The whiff of war pervades the air, and we all know what the first casualty is. emptywheel at the
Next Hurrah notes that
...Judy is back on the Neocon payroll (or at least some faction thereof), and that John Bolton is pursuing regime change. And that, by association, Judy got her toes wet on the Iran warmongering at the same time as her former speakers bureau, Benador Associates, started placing outrageously fraudulent stories to justify a war.
The reference is to Amir Taheri, the guy behind the recent propaganda yarn that Iran had passed a law to make Jews wear identifying insignia. From Greg Sargent at
The Horse's Mouth:
Meanwhile, Amir Taheri, the fellow who penned one of the original stories, has posted a press release on the site of his rep Benador Associates that is anything but a mea culpa. Taheri seems to be standing by the story, though he concedes that his "column was used as the basis for a number of reports that somehow jumped the gun." He doesn't address the small problem that the law appears to have made no mention of religious minorities, only saying that his "sources" are telling him that the ideas of special markers for followers of Judaism, Christianity and Zoroastrianism are "being discussed," though we're not told by whom.
Obviously, Taheri still hopes to convince the gullible that his fiction is factual.
Here is the web page for
Benador. And here is a very revealing quote about Benador from the Asia Times of
August 15, 2003 :
When historians look back on the United States war in Iraq, they will almost certainly be struck by how a small group of mainly neo-conservative analysts and activists outside the administration were able to shape the US media debate in ways that made the drive to war so much easier than it might have been… But historians would be negligent if they ignored the day-to-day work of one person who, as much as anyone outside the administration, made their media ubiquity possible. Meet Eleana Benador, the Peruvian-born publicist for Perle, Woolsey, Michael Ledeen, Frank Gaffney and a dozen other prominent neo-conservatives whose hawkish opinions proved very hard to avoid for anyone who watched news talk shows or read the op-ed pages of major newspapers over the past 20 months.
More:
New York-based Benador Associates is less than two years old, but has a star-studded client roster of 38 people, most of them Middle East specialists. Benador estimates that she arranges for her clients each week between 15 and 30 interviews on US and foreign television. In the same period, she places an average of about five op-eds by them in the most influential newspapers, such as the Times, the Post, the Wall Street Journal and the Los Angeles Times.

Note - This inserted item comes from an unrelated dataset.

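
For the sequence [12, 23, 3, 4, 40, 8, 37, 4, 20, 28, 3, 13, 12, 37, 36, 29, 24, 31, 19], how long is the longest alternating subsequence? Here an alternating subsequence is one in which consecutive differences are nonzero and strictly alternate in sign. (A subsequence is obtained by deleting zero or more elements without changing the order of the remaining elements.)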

She acquired that kind of clout in
two years? Such things do not happen by accident. Hard work alone won't do the trick. This woman is
connected. I would bet that someone else -- some larger organization -- set up Benador.
Her husband, you may be intrigued to learn, is a Swiss art dealer. I don't yet know his name, but I feel fairly sure that he owned the Galerie Benador in Geneva. He may be
Emmanuel Benador, the Picasso expert. If that guess is correct, then perhaps Arianna Huffington -- who wrote a book about Picasso -- can tell us more about the Benadors.
I wonder if Eleanor made her initial connections with neocon "parapoliticians" (if I may be allowed such a term) via her involvement in the art world?
Incidentally, another Benador-linked neocon is the well-known propagandist Laurie Mylroie, who co-wrote a book on Saddam Hussein with Judith Miller. Dr. Barry Rubin, the proprietor of the Middle East Review of International Affairs (often considered a MOSSAD front) is also in the Benador orbit.